George Clinton @ Le Casino de Paris

Live Report : George Clinton & Parliament-Funkadelic, Casino de Paris (03/07/2018)

S’il faisait chaud à Paris mardi, la température à l’intérieur du Casino de Paris pour la dernière prestation hexagonale de George Clinton & Parliament-Funkadelic frôlait celle de l’enfer ! Le thermomètre finira même par exploser hors des graduations avant la fin de la soirée…

Après la première partie passable de Miss Velvet & the Blue Wolf (imposée par George Clinton à la dernière minute), la foule est chaude -pléonasme- pour la Malka Family ! Intro de folie avec Joe Mannix qui ramone un unique riff de guitare à faire dresser les morts avec Roro derrière la batterie… Mais, hélas, les choses ne vont pas tarder à se gâter.
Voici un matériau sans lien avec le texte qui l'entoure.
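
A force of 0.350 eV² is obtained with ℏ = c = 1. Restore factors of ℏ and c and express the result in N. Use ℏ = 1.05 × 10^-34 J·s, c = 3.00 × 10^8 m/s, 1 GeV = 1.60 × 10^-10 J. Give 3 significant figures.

2.84 × 10^-13 N

Force is [E]/[L] = [E]²/(ℏc); restore (ℏc)⁻¹.
1 GeV² → 1/(ℏc) × (1 GeV in J)² = 8.13 × 10^5 N.
Convert the energy scale: 0.350 eV² = 3.50 × 10^-19 GeV².
Result: 3.50 × 10^-19 × 8.13 × 10^5 = 2.84 × 10^-13 N.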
Un truc inouï : toute la sono saute, et plus de micros pour le reste de la troupe arrivée entre temps. Le show reprend, mais ça pète à nouveau – l’histoire dure au moins 20 minutes. Juan Rozoff vient à la rescousse pour tenter d’expliquer sans micro face à une salle très énervée ce qui se passe. Le Fonktzar est couvert par les « remboursez » et autres cris d’oiseaux ! Heureusement, La Malka fait bonne figure et reviendra pour une prestation inspirée, mais loin de celle du mois de janvier à La Cigale.

Malka Family @ Le Casino de Paris

Changement de set, check des micros, le Casino de Paris ne supporterait pas un autre accroc, et c’est parti pour plus de deux heures de déluge sonore. Contrairement à ses vieilles habitudes, George Clinton entre en scène avec le reste du groupe. Quel changement !!! Drivé par sa nouvelle épouse, l’Overlord of Funk apparaît aminci, le teint vif et clair, l’œil brillant et affichant quinze années de moins au compteur.

La première partie du set est vraiment étrange : du rap à gogo sur des guitares en fusion dans lequel il est très difficile de reconnaître ses petits. Pour les anciens (dont je fais partie), la mixture du jour concoctée par Uncle George n’est guère appréciée. Et elle dure… On se reporte donc sur la belle-fille de George, la sublime Brandi Scott qui aura fait tourner les yeux et tordre les cous de toute la gente masculine. Arrivée avec un body complet pailleté, elle ne tardera pas à se mettre à l’aise avec un short rikiki et des bottes à semelle compensées lamées argent. Même pas besoin de pilule bleue à la place de celle, indigeste, de ce début de concert ! Toujours sur le devant de scène et beaucoup moins cloué sur sa chaise que les George Clinton @ Le Casino de Parisfois précédentes, George semble néanmoins apprécier. Nous sommes venus à sa dernière fête, alors on suit, malgré l’énorme faute de goût de la chanson de Kandy Apple Redd en playback et l’intermède anachronique de Danny Bedrosian tout seul aux claviers au milieu de ce déluge sonique.

Arrive enfin le moment tant attendu. “Maggot Brain”… Le Casino devient Notre Dame, avec la messe délivrée en direct par la patte magistrale de Blackbyrd McKnight ! Les yeux de ma voisine s’embuent, on sort le mouchoir à l’écoute du déchirant instrumental Hendrixien vieux de 47 ans. Le Grand moment de la soirée pour tous, suivi par une deuxième partie qui ravira les fans du canal historique. L’oreille accroche un “Flashlight” qui relance la machine P, suivi de “(Not Just) Knee Deep” et l’inévitable “Give Up The Funk”. Tout le monde se détend, sauf ceux qui quittent la salle au vu du retard pris avant de risquer de se retrouver piégés par les derniers bus et métros. Et c’est la fin. Près de 60 ans de carrière et puis s’en va.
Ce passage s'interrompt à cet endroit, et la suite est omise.